Now let's combine all these into a real example. We will create five child tasks and run them in parallel, all trying to write to the slow console.
let unserializedExample =
let logger = new UnserializedLogger()
[1..5]
|> List.map (fun i -> makeTask logger.Log i)
|> Async.Parallel
|> Async.RunSynchronously
|> ignore
Ouch! The output is very garbled!
Serialized IO with messages
So what happens when we replace UnserializedLogger
with a SerializedLogger
class that encapsulates a message queue.
The agent inside SerializedLogger
simply reads a message from its input queue and writes it to the slow console. Again there is no code dealing with concurrency and no locks are used.
type SerializedLogger() =
// create the mailbox processor
let agent = MailboxProcessor.Start(fun inbox ->
// the message processing function
let rec messageLoop () = async{
// read a message
let! msg = inbox.Receive()
// write it to the log
slowConsoleWrite msg
// loop to top
return! messageLoop ()
}
// start the loop
messageLoop ()
)
// public interface
member this.Log msg = agent.Post msg
// test in isolation
let serializedLogger = SerializedLogger()
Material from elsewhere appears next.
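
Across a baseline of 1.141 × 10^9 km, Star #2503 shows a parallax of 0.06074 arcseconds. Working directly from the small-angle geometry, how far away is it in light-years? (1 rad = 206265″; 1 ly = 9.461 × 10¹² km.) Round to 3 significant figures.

θ = 0.06074″ = 0.06074/206265 = 2.9448 × 10^-7 rad.
d = B/θ = (1.141 × 10^9) / (2.9448 × 10^-7) = 3.8746 × 10^15 km = (3.8746 × 10^15) / (9.461 × 10^12) ly = 409.53 ly.

410 ly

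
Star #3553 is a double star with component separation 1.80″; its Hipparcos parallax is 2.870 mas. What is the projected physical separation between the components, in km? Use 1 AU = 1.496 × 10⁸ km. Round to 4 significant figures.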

serializedLogger.Log "hello"
So now we can repeat the earlier unserialized example but using the SerializedLogger
instead. Again, we create five child tasks and run them in parallel:
let serializedExample =
let logger = new SerializedLogger()
[1..5]
|> List.map (fun i -> makeTask logger.Log i)
|> Async.Parallel
|> Async.RunSynchronously
|> ignore
What a difference! This time the output is perfect.
Summary
There is much more to say about this message based approach. In a future series, I hope to go into much more detail, including discussion of topics such as:
- alternative implementations of message queues with MSMQ and TPL Dataflow.
- cancellation and out of band messages.
- error handling and retries, and handling exceptions in general.
- how to scale up and down by creating or removing child agents.
- avoiding buffer overruns and detecting starvation or inactivity.